La CIA est furieuse : Nayef était et reste le principal atout de Langley. Lorsque le régime saoudien a dénoncé les "Etatsuniens" comme partenaires d'un éventuel coup d'État contre MBS, il a fallu lire "CIA". Ce n'est qu'une question de temps avant que l'Etat profond étatsunien, en conjonction avec des éléments mécontents de la Garde nationale, ne se retourne contre MBS - même s'il articule la prise du pouvoir total avant le G-20 à Riyad en novembre prochain.

Un faucon noir à terre ?

Que se passe-t-il ensuite ? Au milieu d'un tsunami de scénarios, de New York à tous les points de l'Asie, les plus optimistes disent que la Chine est sur le point de gagner la "guerre des peuples" contre le Covid-19 - et les derniers chiffres le confirment. Dans ce cas, la demande mondiale de pétrole pourrait augmenter d'au moins 480 000 barils par jour.

 

C'est beaucoup plus compliqué.

Le jeu indique maintenant une confluence de Wall Street en panique ; l'hystérie de masse du Covid-19 ; les innombrables répliques du gâchis commercial mondial de Trump ; le cirque des élections étatsuniennes ; l'instabilité politique totale en Europe. Ces crises imbriquées forment la tempête parfaite. Pourtant, l'angle du marché s'explique facilement : ce pourrait être le début de la fin de Wall Street artificiellement gonflée par les dizaines de billions de dollars US pompés par la Fed par le biais d'assouplissements quantitatifs et de pensions depuis 2008. C'est ce que l'on appelle le bluff des banquiers centraux.

On peut affirmer que la panique financière actuelle ne s'apaisera que lorsque le cygne noir ultime - Covid-19 - sera contenu. En empruntant au célèbre adage hollywoodien "Personne ne sait rien", tous les paris sont ouverts. Au milieu d'un épais brouillard, et sans tenir compte de la quantité habituelle de désinformation, un analyste de Rabobank, entre autres, a imaginé quatre scénarios plausibles du Covid-19. Il estime maintenant que cela devient "moche" et que le quatrième scénario - "l'impensable" - n'est plus si lointain.

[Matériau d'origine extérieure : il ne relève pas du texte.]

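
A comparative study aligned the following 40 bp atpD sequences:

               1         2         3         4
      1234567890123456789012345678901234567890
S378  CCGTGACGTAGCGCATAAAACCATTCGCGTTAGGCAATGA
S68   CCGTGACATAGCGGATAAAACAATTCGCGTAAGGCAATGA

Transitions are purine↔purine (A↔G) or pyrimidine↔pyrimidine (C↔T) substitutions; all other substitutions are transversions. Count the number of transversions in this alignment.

3

Differing sites — 8:G/A (Ti); 14:C/G (Tv); 22:C/A (Tv); 31:T/A (Tv).
Of the 4 differences, 1 transition and 3 transversions, so the answer is 3.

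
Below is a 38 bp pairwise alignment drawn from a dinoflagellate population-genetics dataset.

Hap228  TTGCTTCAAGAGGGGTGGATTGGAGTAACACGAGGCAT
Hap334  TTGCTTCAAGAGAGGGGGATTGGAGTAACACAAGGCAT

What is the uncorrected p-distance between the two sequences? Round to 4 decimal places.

Mismatches occur at site 13 (G↔A), site 16 (T↔G), site 32 (G↔A).
There are 3 differences over 38 sites, so p = 3/38 = 0.0789.

0.0789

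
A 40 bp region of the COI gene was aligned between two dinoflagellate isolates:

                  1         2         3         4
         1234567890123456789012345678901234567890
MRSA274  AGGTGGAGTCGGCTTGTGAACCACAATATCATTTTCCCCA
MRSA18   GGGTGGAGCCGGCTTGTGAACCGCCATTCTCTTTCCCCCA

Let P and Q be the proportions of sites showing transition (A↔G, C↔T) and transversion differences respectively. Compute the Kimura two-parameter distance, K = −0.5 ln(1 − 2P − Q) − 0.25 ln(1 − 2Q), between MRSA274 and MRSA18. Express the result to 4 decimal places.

0.2756

The sequences differ at positions 1 (A/G, transition), 9 (T/C, transition), 23 (A/G, transition), 25 (A/C, transversion), 28 (A/T, transversion), 29 (T/C, transition), 30 (C/T, transition), 31 (A/C, transversion), 35 (T/C, transition).
Of the 9 differences, 6 transitions and 3 transversions over 40 sites: P = 6/40 = 0.150000, Q = 3/40 = 0.075000.
d = −0.5·ln(0.625000) − 0.25·ln(0.850000) = −0.5·(-0.470004) − 0.25·(-0.162519) = 0.2756.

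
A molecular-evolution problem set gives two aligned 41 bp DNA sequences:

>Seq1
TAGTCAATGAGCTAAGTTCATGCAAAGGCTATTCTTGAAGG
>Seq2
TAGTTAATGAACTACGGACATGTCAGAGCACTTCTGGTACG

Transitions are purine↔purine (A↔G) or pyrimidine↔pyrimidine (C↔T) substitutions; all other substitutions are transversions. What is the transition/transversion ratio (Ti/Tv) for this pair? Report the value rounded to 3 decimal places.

0.556

Mismatches occur at site 5 (C→T, transition), site 11 (G→A, transition), site 15 (A→C, transversion), site 17 (T→G, transversion), site 18 (T→A, transversion), site 23 (C→T, transition), site 24 (A→C, transversion), site 26 (A→G, transition), site 27 (G→A, transition), site 30 (T→A, transversion), site 31 (A→C, transversion), site 36 (T→G, transversion), site 38 (A→T, transversion), site 40 (G→C, transversion).
Of the 14 differences, 5 transitions and 9 transversions, so Ti/Tv = 5/9 = 0.556.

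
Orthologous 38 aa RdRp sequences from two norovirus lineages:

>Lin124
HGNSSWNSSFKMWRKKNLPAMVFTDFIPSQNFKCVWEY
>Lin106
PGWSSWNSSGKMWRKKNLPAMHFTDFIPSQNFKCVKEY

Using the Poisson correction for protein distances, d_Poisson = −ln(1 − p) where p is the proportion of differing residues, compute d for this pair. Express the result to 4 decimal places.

0.1411

The sequences differ at positions 1 (H/P), 3 (N/W), 10 (F/G), 22 (V/H), 36 (W/K).
p = 5/38 = 0.131579.
d = −ln(1 − 0.131579) = −ln(0.868421) = 0.1411.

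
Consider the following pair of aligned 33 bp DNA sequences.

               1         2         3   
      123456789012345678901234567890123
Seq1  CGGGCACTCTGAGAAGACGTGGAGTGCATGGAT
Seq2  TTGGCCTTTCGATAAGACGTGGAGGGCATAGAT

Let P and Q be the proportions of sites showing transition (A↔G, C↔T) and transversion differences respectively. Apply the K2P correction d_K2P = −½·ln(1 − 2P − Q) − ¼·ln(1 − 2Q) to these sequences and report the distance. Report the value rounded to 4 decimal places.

The sequences differ at positions 1 (C/T, transition), 2 (G/T, transversion), 6 (A/C, transversion), 7 (C/T, transition), 9 (C/T, transition), 10 (T/C, transition), 13 (G/T, transversion), 25 (T/G, transversion), 30 (G/A, transition).
Of the 9 differences, 5 transitions and 4 transversions over 33 sites: P = 5/33 = 0.151515, Q = 4/33 = 0.121212.
d = −0.5·ln(0.575758) − 0.25·ln(0.757576) = −0.5·(-0.552068) − 0.25·(-0.277631) = 0.3454.

0.3454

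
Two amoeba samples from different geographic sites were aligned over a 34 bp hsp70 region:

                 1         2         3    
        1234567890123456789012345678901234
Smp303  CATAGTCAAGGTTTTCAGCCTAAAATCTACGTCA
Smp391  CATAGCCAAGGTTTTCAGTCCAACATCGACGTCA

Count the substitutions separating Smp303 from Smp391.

The sequences differ at positions 6 (T/C), 19 (C/T), 21 (T/C), 24 (A/C), 28 (T/G).
That gives 5 mismatches out of 34 aligned sites, so the Hamming distance is 5.

5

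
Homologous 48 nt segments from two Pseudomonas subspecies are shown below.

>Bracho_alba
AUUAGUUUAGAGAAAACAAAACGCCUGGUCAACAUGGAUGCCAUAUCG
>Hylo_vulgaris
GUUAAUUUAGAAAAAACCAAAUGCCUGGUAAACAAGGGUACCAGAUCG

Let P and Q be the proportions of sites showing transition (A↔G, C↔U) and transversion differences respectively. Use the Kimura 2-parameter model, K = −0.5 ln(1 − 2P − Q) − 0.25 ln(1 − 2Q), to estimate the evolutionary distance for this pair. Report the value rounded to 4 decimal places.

Differing sites — 1:A/G (Ti); 5:G/A (Ti); 12:G/A (Ti); 18:A/C (Tv); 22:C/U (Ti); 30:C/A (Tv); 35:U/A (Tv); 38:A/G (Ti); 40:G/A (Ti); 44:U/G (Tv).
Of the 10 differences, 6 transitions and 4 transversions over 48 sites: P = 6/48 = 0.125000, Q = 4/48 = 0.083333.
d = −0.5·ln(0.666667) − 0.25·ln(0.833334) = −0.5·(-0.405465) − 0.25·(-0.182321) = 0.2483.

0.2483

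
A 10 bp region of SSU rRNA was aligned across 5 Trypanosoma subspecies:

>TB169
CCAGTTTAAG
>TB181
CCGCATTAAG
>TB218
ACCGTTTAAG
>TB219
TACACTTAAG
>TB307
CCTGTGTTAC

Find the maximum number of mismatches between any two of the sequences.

Pairwise Hamming distances:
  TB169 vs TB181: 3
  TB169 vs TB218: 2
  TB169 vs TB219: 5
  TB169 vs TB307: 4
  TB181 vs TB218: 4
  TB181 vs TB219: 5
  TB181 vs TB307: 6
  TB218 vs TB219: 4
  TB218 vs TB307: 5
  TB219 vs TB307: 8
The largest is 8, between TB219 and TB307.

8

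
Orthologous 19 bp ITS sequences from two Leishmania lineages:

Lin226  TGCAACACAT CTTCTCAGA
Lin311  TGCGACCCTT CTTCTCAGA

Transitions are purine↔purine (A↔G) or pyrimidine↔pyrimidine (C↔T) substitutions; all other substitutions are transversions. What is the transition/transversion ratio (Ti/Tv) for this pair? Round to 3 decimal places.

0.500

The sequences differ at positions 4 (A/G, transition), 7 (A/C, transversion), 9 (A/T, transversion).
Of the 3 differences, 1 transition and 2 transversions, so Ti/Tv = 1/2 = 0.500.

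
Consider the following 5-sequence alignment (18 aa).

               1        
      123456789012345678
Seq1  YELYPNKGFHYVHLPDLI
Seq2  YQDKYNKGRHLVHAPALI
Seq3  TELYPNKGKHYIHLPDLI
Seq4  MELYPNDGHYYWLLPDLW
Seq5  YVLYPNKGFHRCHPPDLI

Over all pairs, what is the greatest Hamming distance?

Pairwise Hamming distances:
  Seq1 vs Seq2: 8
  Seq1 vs Seq3: 3
  Seq1 vs Seq4: 7
  Seq1 vs Seq5: 4
  Seq2 vs Seq3: 10
  Seq2 vs Seq4: 14
  Seq2 vs Seq5: 9
  Seq3 vs Seq4: 7
  Seq3 vs Seq5: 6
  Seq4 vs Seq5: 10
The largest is 14, between Seq2 and Seq4.

14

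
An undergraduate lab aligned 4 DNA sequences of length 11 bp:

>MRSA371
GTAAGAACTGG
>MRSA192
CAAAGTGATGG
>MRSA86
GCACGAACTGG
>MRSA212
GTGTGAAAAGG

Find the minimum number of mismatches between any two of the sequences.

2

Pairwise Hamming distances:
  MRSA371 vs MRSA192: 5
  MRSA371 vs MRSA86: 2
  MRSA371 vs MRSA212: 4
  MRSA192 vs MRSA86: 6
  MRSA192 vs MRSA212: 7
  MRSA86 vs MRSA212: 5
The smallest is 2, between MRSA371 and MRSA86.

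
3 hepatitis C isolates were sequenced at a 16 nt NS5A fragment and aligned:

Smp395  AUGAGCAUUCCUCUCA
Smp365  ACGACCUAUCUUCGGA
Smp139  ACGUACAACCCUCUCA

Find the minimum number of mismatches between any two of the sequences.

Pairwise Hamming distances:
  Smp395 vs Smp365: 7
  Smp395 vs Smp139: 5
  Smp365 vs Smp139: 7
The smallest is 5, between Smp395 and Smp139.

5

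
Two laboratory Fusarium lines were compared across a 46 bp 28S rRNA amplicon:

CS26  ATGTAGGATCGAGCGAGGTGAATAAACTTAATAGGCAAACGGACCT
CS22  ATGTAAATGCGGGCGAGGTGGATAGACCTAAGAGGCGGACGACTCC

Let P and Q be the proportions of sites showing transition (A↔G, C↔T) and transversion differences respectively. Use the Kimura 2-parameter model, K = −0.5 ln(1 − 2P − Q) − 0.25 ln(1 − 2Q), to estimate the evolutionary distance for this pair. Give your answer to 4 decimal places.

The sequences differ at positions 6 (G/A, transition), 7 (G/A, transition), 8 (A/T, transversion), 9 (T/G, transversion), 12 (A/G, transition), 21 (A/G, transition), 25 (A/G, transition), 28 (T/C, transition), 32 (T/G, transversion), 37 (A/G, transition), 38 (A/G, transition), 42 (G/A, transition), 43 (A/C, transversion), 44 (C/T, transition), 46 (T/C, transition).
Of the 15 differences, 11 transitions and 4 transversions over 46 sites: P = 11/46 = 0.239130, Q = 4/46 = 0.086957.
d = −0.5·ln(0.434783) − 0.25·ln(0.826086) = −0.5·(-0.832908) − 0.25·(-0.191056) = 0.4642.

0.4642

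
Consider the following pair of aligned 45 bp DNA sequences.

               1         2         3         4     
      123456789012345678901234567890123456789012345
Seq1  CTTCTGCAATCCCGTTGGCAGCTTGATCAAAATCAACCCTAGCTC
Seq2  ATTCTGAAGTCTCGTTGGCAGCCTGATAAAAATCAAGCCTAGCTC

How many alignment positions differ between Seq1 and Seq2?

Mismatches occur at site 1 (C↔A), site 7 (C↔A), site 9 (A↔G), site 12 (C↔T), site 23 (T↔C), site 28 (C↔A), site 37 (C↔G).
That gives 7 mismatches out of 45 aligned sites, so the Hamming distance is 7.

7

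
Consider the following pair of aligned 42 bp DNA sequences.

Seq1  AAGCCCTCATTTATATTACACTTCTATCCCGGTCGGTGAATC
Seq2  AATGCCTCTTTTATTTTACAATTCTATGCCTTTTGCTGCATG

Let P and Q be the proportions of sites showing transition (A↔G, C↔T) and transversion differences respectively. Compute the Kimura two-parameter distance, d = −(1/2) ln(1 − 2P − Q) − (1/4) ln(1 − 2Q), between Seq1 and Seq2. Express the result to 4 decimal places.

0.3707

Differing sites — 3:G/T (Tv); 4:C/G (Tv); 9:A/T (Tv); 15:A/T (Tv); 21:C/A (Tv); 28:C/G (Tv); 31:G/T (Tv); 32:G/T (Tv); 34:C/T (Ti); 36:G/C (Tv); 39:A/C (Tv); 42:C/G (Tv).
Of the 12 differences, 1 transition and 11 transversions over 42 sites: P = 1/42 = 0.023810, Q = 11/42 = 0.261905.
d = −0.5·ln(0.690475) − 0.25·ln(0.476190) = −0.5·(-0.370376) − 0.25·(-0.741938) = 0.3707.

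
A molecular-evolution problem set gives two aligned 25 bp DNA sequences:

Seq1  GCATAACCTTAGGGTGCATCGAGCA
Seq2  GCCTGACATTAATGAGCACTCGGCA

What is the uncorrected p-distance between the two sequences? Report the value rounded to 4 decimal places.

The sequences differ at positions 3 (A/C), 5 (A/G), 8 (C/A), 12 (G/A), 13 (G/T), 15 (T/A), 19 (T/C), 20 (C/T), 21 (G/C), 22 (A/G).
There are 10 differences over 25 sites, so p = 10/25 = 0.4000.

0.4000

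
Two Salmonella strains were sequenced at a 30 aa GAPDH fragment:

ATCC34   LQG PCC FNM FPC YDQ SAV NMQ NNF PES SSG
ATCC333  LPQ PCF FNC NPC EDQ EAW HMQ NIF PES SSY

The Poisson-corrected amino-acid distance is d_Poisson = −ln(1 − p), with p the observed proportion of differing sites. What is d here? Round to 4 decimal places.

0.4568

Differing sites — 2:Q/P; 3:G/Q; 6:C/F; 9:M/C; 10:F/N; 13:Y/E; 16:S/E; 18:V/W; 19:N/H; 23:N/I; 30:G/Y.
p = 11/30 = 0.366667.
d = −ln(1 − 0.366667) = −ln(0.633333) = 0.4568.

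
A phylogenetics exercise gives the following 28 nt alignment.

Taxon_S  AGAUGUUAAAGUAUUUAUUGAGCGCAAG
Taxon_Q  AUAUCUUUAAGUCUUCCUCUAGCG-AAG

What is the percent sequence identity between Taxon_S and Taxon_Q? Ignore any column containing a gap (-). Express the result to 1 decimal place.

Excluding the 1 gap column leaves 27 comparable sites.
Differing sites — 2:G/U; 5:G/C; 8:A/U; 13:A/C; 16:U/C; 17:A/C; 19:U/C; 20:G/U.
19 of the 27 comparable sites match, so the percent identity is 19/27 × 100 = 70.4%.

70.4%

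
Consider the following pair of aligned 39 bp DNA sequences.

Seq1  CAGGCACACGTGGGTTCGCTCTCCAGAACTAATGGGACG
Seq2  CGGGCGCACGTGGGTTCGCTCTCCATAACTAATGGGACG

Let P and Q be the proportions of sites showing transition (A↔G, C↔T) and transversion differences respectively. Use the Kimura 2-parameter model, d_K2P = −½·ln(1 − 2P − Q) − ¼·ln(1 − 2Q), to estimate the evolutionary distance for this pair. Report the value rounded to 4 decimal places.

0.0818

Differing sites — 2:A/G (Ti); 6:A/G (Ti); 26:G/T (Tv).
Of the 3 differences, 2 transitions and 1 transversion over 39 sites: P = 2/39 = 0.051282, Q = 1/39 = 0.025641.
d = −0.5·ln(0.871795) − 0.25·ln(0.948718) = −0.5·(-0.137201) − 0.25·(-0.052644) = 0.0818.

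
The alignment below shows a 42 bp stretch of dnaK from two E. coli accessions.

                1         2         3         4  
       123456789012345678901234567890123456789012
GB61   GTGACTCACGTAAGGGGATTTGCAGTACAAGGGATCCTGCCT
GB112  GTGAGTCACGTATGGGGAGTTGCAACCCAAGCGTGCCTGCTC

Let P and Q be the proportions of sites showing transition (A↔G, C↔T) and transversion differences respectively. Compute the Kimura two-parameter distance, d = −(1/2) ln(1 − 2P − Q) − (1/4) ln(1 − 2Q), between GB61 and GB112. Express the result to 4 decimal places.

Mismatches occur at site 5 (C→G, transversion), site 13 (A→T, transversion), site 19 (T→G, transversion), site 25 (G→A, transition), site 26 (T→C, transition), site 27 (A→C, transversion), site 32 (G→C, transversion), site 34 (A→T, transversion), site 35 (T→G, transversion), site 41 (C→T, transition), site 42 (T→C, transition).
Of the 11 differences, 4 transitions and 7 transversions over 42 sites: P = 4/42 = 0.095238, Q = 7/42 = 0.166667.
d = −0.5·ln(0.642857) − 0.25·ln(0.666666) = −0.5·(-0.441833) − 0.25·(-0.405466) = 0.3223.

0.3223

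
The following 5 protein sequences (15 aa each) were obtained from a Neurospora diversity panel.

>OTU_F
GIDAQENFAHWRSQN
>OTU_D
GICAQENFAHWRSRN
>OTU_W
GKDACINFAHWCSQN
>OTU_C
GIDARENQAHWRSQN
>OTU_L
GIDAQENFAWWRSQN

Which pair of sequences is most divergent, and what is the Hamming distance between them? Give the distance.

6

Pairwise Hamming distances:
  OTU_F vs OTU_D: 2
  OTU_F vs OTU_W: 4
  OTU_F vs OTU_C: 2
  OTU_F vs OTU_L: 1
  OTU_D vs OTU_W: 6
  OTU_D vs OTU_C: 4
  OTU_D vs OTU_L: 3
  OTU_W vs OTU_C: 5
  OTU_W vs OTU_L: 5
  OTU_C vs OTU_L: 3
The largest is 6, between OTU_D and OTU_W.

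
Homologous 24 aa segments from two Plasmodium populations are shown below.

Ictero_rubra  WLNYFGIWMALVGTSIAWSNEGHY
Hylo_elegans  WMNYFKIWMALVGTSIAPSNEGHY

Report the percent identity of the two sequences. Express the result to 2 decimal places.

87.50%

Mismatches occur at site 2 (L→M), site 6 (G→K), site 18 (W→P).
21 of the 24 sites match, so the percent identity is 21/24 × 100 = 87.50%.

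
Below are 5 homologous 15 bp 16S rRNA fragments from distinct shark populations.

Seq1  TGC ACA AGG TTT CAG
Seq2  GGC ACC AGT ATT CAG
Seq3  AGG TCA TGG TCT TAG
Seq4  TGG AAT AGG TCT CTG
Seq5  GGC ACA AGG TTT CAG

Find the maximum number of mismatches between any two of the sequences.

9

Pairwise Hamming distances:
  Seq1 vs Seq2: 4
  Seq1 vs Seq3: 6
  Seq1 vs Seq4: 5
  Seq1 vs Seq5: 1
  Seq2 vs Seq3: 9
  Seq2 vs Seq4: 8
  Seq2 vs Seq5: 3
  Seq3 vs Seq4: 7
  Seq3 vs Seq5: 6
  Seq4 vs Seq5: 6
The largest is 9, between Seq2 and Seq3.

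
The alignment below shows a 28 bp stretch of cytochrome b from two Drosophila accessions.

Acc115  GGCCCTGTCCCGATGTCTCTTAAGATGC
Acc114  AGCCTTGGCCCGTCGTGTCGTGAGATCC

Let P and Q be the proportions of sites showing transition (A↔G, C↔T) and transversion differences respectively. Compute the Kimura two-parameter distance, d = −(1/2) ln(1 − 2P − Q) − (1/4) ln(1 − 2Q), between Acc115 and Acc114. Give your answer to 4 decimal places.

Mismatches occur at site 1 (G/A, transition), site 5 (C/T, transition), site 8 (T/G, transversion), site 13 (A/T, transversion), site 14 (T/C, transition), site 17 (C/G, transversion), site 20 (T/G, transversion), site 22 (A/G, transition), site 27 (G/C, transversion).
Of the 9 differences, 4 transitions and 5 transversions over 28 sites: P = 4/28 = 0.142857, Q = 5/28 = 0.178571.
d = −0.5·ln(0.535715) − 0.25·ln(0.642858) = −0.5·(-0.624153) − 0.25·(-0.441831) = 0.4225.

0.4225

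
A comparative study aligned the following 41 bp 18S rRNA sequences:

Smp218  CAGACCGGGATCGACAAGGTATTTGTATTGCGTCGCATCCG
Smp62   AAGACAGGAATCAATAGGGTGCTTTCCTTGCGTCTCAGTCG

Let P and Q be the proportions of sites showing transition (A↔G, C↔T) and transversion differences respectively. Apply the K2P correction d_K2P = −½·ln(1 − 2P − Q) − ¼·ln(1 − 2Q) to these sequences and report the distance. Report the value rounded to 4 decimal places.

0.4711

The sequences differ at positions 1 (C/A, transversion), 6 (C/A, transversion), 9 (G/A, transition), 13 (G/A, transition), 15 (C/T, transition), 17 (A/G, transition), 21 (A/G, transition), 22 (T/C, transition), 25 (G/T, transversion), 26 (T/C, transition), 27 (A/C, transversion), 35 (G/T, transversion), 38 (T/G, transversion), 39 (C/T, transition).
Of the 14 differences, 8 transitions and 6 transversions over 41 sites: P = 8/41 = 0.195122, Q = 6/41 = 0.146341.
d = −0.5·ln(0.463415) − 0.25·ln(0.707318) = −0.5·(-0.769132) − 0.25·(-0.346275) = 0.4711.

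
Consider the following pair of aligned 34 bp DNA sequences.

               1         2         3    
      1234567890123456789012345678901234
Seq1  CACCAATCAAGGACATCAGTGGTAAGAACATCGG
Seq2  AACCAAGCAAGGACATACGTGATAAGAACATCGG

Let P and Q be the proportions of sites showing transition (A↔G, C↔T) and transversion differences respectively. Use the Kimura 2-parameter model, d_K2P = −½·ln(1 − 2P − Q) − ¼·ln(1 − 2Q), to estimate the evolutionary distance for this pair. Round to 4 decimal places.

Mismatches occur at site 1 (C↔A, transversion), site 7 (T↔G, transversion), site 17 (C↔A, transversion), site 18 (A↔C, transversion), site 22 (G↔A, transition).
Of the 5 differences, 1 transition and 4 transversions over 34 sites: P = 1/34 = 0.029412, Q = 4/34 = 0.117647.
d = −0.5·ln(0.823529) − 0.25·ln(0.764706) = −0.5·(-0.194157) − 0.25·(-0.268264) = 0.1641.

0.1641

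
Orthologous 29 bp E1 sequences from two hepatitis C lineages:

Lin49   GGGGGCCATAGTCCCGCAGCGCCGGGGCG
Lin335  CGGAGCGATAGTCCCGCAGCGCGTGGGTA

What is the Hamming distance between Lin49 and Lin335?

7

Differing sites — 1:G/C; 4:G/A; 7:C/G; 23:C/G; 24:G/T; 28:C/T; 29:G/A.
That gives 7 mismatches out of 29 aligned sites, so the Hamming distance is 7.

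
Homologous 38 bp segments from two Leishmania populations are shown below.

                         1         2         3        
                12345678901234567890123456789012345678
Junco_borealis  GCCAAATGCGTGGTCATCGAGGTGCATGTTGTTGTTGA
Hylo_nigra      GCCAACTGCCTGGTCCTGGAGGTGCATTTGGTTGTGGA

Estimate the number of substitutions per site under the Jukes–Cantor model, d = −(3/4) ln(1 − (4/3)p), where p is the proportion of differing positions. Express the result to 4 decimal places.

0.2114

Differing sites — 6:A/C; 10:G/C; 16:A/C; 18:C/G; 28:G/T; 30:T/G; 36:T/G.
p = 7/38 = 0.184211.
d = −0.75 · ln(1 − (4/3)·0.184211) = −0.75 · ln(0.754385) = −0.75 · (-0.281852) = 0.2114.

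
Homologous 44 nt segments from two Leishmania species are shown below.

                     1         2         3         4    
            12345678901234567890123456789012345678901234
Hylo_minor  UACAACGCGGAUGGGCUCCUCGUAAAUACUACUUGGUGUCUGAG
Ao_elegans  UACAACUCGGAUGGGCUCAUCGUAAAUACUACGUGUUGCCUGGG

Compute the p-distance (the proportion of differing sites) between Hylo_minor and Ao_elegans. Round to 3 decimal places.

The sequences differ at positions 7 (G/U), 19 (C/A), 33 (U/G), 36 (G/U), 39 (U/C), 43 (A/G).
There are 6 differences over 44 sites, so p = 6/44 = 0.136.

0.136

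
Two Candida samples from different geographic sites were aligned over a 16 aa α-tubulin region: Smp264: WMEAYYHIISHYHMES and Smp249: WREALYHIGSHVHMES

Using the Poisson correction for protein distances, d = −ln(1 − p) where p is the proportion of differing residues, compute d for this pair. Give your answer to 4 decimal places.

Mismatches occur at site 2 (M→R), site 5 (Y→L), site 9 (I→G), site 12 (Y→V).
p = 4/16 = 0.250000.
d = −ln(1 − 0.250000) = −ln(0.750000) = 0.2877.

0.2877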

Cela implique une crise économique mondiale d'une ampleur, oui, impensable.

Tout dépendra dans une large mesure de la vitesse à laquelle la Chine - l'incontournable maillon crucial de la chaîne d'approvisionnement mondiale en flux tendus - retrouvera une nouvelle normalité, compensant ainsi les interminables semaines d'enfermement en série.


Méprisée, discriminée, diabolisée 24 heures sur 24 et 7 jours sur 7 par le "chef de file du système", la Chine est devenue un Nietzsche à part entière - sur le point de prouver que tout ce qui ne vous tue pas vous rend plus fort lorsqu'il s'agit d'une "guerre du peuple" contre le Covid-19. Sur le front étatsunien, il y a peu d'espoir que le brillant faucon noir "l'argent des hélicoptères" s'écrase pour de bon. Le cygne noir ultime aura le dernier mot.